TİHEK bünyesindeki İnsan Hakları ve Eşitlik Kurulu üyelerinin seçimi ve göreve başlamaları arasında 15 Temmuz darbe girişiminin yaşanması nedeniyle uzun bir zaman aralığı bulunduğunu anımsatan Arslan, eksikleri gidererek çalışmalarını sürdürdüklerini anlattı.

Arslan, kurul üyelerinin her birinin insan hakları alanında etkin ve yetkili kişiler olduğuna dikkati çekerek, "Derdimiz üzüm yemek, bağcı dövmek gibi bir niyetle hareket etmiyoruz. Biz ülkede insan haklarının korunmasını, geliştirilmesini, ayrımcılığın ortadan kaldırılmasını, eşitliğin tesisini hedef edinmiş durumdayız. Bunun için de öncelikle diyalog yollarını tercih ediyoruz." açıklamasını yaptı.

İktidarla da muhalefetle de diyalog içinde olacaklarını belirten Arslan, ziyaretler planladıklarını aktardı.

Arslan, bağımsız bir kurul olduklarını, Başbakan Yardımcılığı ile ilişkilerinin bütçe ile sınırlı kaldığını dile getirerek, kasım ayı sonuna kadar da ilgili yönetmeliklerinin tamamlanmasını planladıkları bilgisini paylaştı.

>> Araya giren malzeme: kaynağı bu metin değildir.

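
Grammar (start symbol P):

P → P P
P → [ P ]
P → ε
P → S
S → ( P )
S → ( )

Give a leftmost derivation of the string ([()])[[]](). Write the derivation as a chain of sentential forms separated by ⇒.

P ⇒ PP ⇒ SP ⇒ (P)P ⇒ ([P])P ⇒ ([S])P ⇒ ([()])P ⇒ ([()])PP ⇒ ([()])[P]P ⇒ ([()])[[P]]P ⇒ ([()])[[]]P ⇒ ([()])[[]]PP ⇒ ([()])[[]]SP ⇒ ([()])[[]]()P ⇒ ([()])[[]]()

P ⇒ PP   [P → P P]
PP ⇒ SP   [P → S]
SP ⇒ (P)P   [S → ( P )]
(P)P ⇒ ([P])P   [P → [ P ]]
([P])P ⇒ ([S])P   [P → S]
([S])P ⇒ ([()])P   [S → ( )]
([()])P ⇒ ([()])PP   [P → P P]
([()])PP ⇒ ([()])[P]P   [P → [ P ]]
([()])[P]P ⇒ ([()])[[P]]P   [P → [ P ]]
([()])[[P]]P ⇒ ([()])[[]]P   [P → ε]
([()])[[]]P ⇒ ([()])[[]]PP   [P → P P]
([()])[[]]PP ⇒ ([()])[[]]SP   [P → S]
([()])[[]]SP ⇒ ([()])[[]]()P   [S → ( )]
([()])[[]]()P ⇒ ([()])[[]]()   [P → ε]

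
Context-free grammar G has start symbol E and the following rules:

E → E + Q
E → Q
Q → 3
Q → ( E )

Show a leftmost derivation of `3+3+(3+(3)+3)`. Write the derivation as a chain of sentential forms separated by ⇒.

E⇒E+Q⇒E+Q+Q⇒Q+Q+Q⇒3+Q+Q⇒3+3+Q⇒3+3+(E)⇒3+3+(E+Q)⇒3+3+(E+Q+Q)⇒3+3+(Q+Q+Q)⇒3+3+(3+Q+Q)⇒3+3+(3+(E)+Q)⇒3+3+(3+(Q)+Q)⇒3+3+(3+(3)+Q)⇒3+3+(3+(3)+3)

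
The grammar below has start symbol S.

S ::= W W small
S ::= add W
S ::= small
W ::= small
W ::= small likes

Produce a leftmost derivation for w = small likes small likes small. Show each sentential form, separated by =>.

S => W W small => small likes W small => small likes small likes small

S => W W small   [S ::= W W small]
W W small => small likes W small   [W ::= small likes]
small likes W small => small likes small likes small   [W ::= small likes]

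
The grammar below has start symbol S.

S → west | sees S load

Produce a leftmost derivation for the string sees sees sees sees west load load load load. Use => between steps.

S => sees S load   [S → sees S load]
sees S load => sees sees S load load   [S → sees S load]
sees sees S load load => sees sees sees S load load load   [S → sees S load]
sees sees sees S load load load => sees sees sees sees S load load load load   [S → sees S load]
sees sees sees sees S load load load load => sees sees sees sees west load load load load   [S → west]

S => sees S load => sees sees S load load => sees sees sees S load load load => sees sees sees sees S load load load load => sees sees sees sees west load load load load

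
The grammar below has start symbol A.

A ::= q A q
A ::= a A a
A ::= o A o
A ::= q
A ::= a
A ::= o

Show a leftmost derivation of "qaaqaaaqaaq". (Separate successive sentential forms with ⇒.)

A ⇒ qAq   [A ::= q A q]
qAq ⇒ qaAaq   [A ::= a A a]
qaAaq ⇒ qaaAaaq   [A ::= a A a]
qaaAaaq ⇒ qaaqAqaaq   [A ::= q A q]
qaaqAqaaq ⇒ qaaqaAaqaaq   [A ::= a A a]
qaaqaAaqaaq ⇒ qaaqaaaqaaq   [A ::= a]

A ⇒ qAq ⇒ qaAaq ⇒ qaaAaaq ⇒ qaaqAqaaq ⇒ qaaqaAaqaaq ⇒ qaaqaaaqaaq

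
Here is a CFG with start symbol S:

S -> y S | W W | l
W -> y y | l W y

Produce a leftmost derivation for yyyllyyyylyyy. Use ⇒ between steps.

S ⇒ yS ⇒ yyS ⇒ yyyS ⇒ yyyWW ⇒ yyylWyW ⇒ yyyllWyyW ⇒ yyyllyyyyW ⇒ yyyllyyyylWy ⇒ yyyllyyyylyyy

S ⇒ yS   [S -> y S]
yS ⇒ yyS   [S -> y S]
yyS ⇒ yyyS   [S -> y S]
yyyS ⇒ yyyWW   [S -> W W]
yyyWW ⇒ yyylWyW   [W -> l W y]
yyylWyW ⇒ yyyllWyyW   [W -> l W y]
yyyllWyyW ⇒ yyyllyyyyW   [W -> y y]
yyyllyyyyW ⇒ yyyllyyyylWy   [W -> l W y]
yyyllyyyylWy ⇒ yyyllyyyylyyy   [W -> y y]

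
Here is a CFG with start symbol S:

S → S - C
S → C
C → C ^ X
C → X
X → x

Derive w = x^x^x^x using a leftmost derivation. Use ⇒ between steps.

S⇒C⇒C^X⇒C^X^X⇒C^X^X^X⇒X^X^X^X⇒x^X^X^X⇒x^x^X^X⇒x^x^x^X⇒x^x^x^x

S ⇒ C   [S → C]
C ⇒ C^X   [C → C ^ X]
C^X ⇒ C^X^X   [C → C ^ X]
C^X^X ⇒ C^X^X^X   [C → C ^ X]
C^X^X^X ⇒ X^X^X^X   [C → X]
X^X^X^X ⇒ x^X^X^X   [X → x]
x^X^X^X ⇒ x^x^X^X   [X → x]
x^x^X^X ⇒ x^x^x^X   [X → x]
x^x^x^X ⇒ x^x^x^x   [X → x]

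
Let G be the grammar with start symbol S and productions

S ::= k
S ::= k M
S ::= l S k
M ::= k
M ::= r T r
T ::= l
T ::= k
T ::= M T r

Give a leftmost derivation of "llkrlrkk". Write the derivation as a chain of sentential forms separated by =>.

S => lSk => llSkk => llkMkk => llkrTrkk => llkrlrkk

S => lSk   [S ::= l S k]
lSk => llSkk   [S ::= l S k]
llSkk => llkMkk   [S ::= k M]
llkMkk => llkrTrkk   [M ::= r T r]
llkrTrkk => llkrlrkk   [T ::= l]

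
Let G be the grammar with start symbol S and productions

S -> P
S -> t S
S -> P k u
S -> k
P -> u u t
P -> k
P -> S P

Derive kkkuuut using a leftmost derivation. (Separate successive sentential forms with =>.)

S => P => SP => PkuP => SPkuP => PPkuP => kPkuP => kkkuP => kkkuuut

S => P   [S -> P]
P => SP   [P -> S P]
SP => PkuP   [S -> P k u]
PkuP => SPkuP   [P -> S P]
SPkuP => PPkuP   [S -> P]
PPkuP => kPkuP   [P -> k]
kPkuP => kkkuP   [P -> k]
kkkuP => kkkuuut   [P -> u u t]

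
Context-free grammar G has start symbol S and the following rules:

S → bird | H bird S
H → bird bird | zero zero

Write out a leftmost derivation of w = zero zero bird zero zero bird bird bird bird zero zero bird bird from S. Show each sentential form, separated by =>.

S => H bird S => zero zero bird S => zero zero bird H bird S => zero zero bird zero zero bird S => zero zero bird zero zero bird H bird S => zero zero bird zero zero bird bird bird bird S => zero zero bird zero zero bird bird bird bird H bird S => zero zero bird zero zero bird bird bird bird zero zero bird S => zero zero bird zero zero bird bird bird bird zero zero bird bird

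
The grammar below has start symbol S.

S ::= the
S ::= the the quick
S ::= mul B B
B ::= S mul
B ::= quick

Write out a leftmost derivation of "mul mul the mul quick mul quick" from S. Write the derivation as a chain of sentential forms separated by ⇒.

S ⇒ mul B B ⇒ mul S mul B ⇒ mul mul B B mul B ⇒ mul mul S mul B mul B ⇒ mul mul the mul B mul B ⇒ mul mul the mul quick mul B ⇒ mul mul the mul quick mul quick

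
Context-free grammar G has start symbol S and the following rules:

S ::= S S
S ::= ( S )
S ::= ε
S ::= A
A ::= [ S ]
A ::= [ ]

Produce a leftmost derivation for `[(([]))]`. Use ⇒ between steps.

S ⇒ A   [S ::= A]
A ⇒ [S]   [A ::= [ S ]]
[S] ⇒ [(S)]   [S ::= ( S )]
[(S)] ⇒ [(SS)]   [S ::= S S]
[(SS)] ⇒ [((S)S)]   [S ::= ( S )]
[((S)S)] ⇒ [((A)S)]   [S ::= A]
[((A)S)] ⇒ [(([])S)]   [A ::= [ ]]
[(([])S)] ⇒ [(([]))]   [S ::= ε]

S ⇒ A ⇒ [S] ⇒ [(S)] ⇒ [(SS)] ⇒ [((S)S)] ⇒ [((A)S)] ⇒ [(([])S)] ⇒ [(([]))]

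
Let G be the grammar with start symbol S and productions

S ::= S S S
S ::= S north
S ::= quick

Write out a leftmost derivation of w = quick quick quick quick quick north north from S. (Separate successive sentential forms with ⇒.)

S ⇒ S north ⇒ S north north ⇒ S S S north north ⇒ S S S S S north north ⇒ quick S S S S north north ⇒ quick quick S S S north north ⇒ quick quick quick S S north north ⇒ quick quick quick quick S north north ⇒ quick quick quick quick quick north north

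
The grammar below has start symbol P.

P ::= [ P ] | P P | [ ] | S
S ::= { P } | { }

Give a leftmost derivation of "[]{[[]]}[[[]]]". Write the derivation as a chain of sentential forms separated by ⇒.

P ⇒ PP ⇒ PPP ⇒ []PP ⇒ []SP ⇒ []{P}P ⇒ []{[P]}P ⇒ []{[[]]}P ⇒ []{[[]]}[P] ⇒ []{[[]]}[[P]] ⇒ []{[[]]}[[[]]]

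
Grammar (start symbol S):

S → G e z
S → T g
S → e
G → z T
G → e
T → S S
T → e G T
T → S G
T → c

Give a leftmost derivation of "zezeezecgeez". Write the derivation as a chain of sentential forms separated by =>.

S => Gez => zTez => zSGez => zTgGez => zeGTgGez => zezTTgGez => zezSGTgGez => zezGezGTgGez => zezeezGTgGez => zezeezeTgGez => zezeezecgGez => zezeezecgeez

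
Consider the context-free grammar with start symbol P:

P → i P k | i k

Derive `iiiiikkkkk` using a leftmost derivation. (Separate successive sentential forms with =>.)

P=>iPk=>iiPkk=>iiiPkkk=>iiiiPkkkk=>iiiiikkkkk

P => iPk   [P → i P k]
iPk => iiPkk   [P → i P k]
iiPkk => iiiPkkk   [P → i P k]
iiiPkkk => iiiiPkkkk   [P → i P k]
iiiiPkkkk => iiiiikkkkk   [P → i k]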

Görüşmelerin tamamlanmasının ardından, Başbakanlık, Milli Güvenlik Kurulu Genel Sekreterliği, Diyanet İşleri Başkanlığı, Afet ve Acil Durum Yönetimi Başkanlığı ile Türkiye İnsan Hakları ve Eşitlik Kurumunun 2018 yılı bütçe ve kesin hesap kanun tasarıları ile Tasarruf Mevduatı Sigorta Fonu, Türkiye Yatırım Destek ve Tanıtım Ajansı Başkanlığı, Başbakanlık Tanıtma Fonu Genel Sekreterliğinin Sayıştay raporları oylanarak kabul edildi.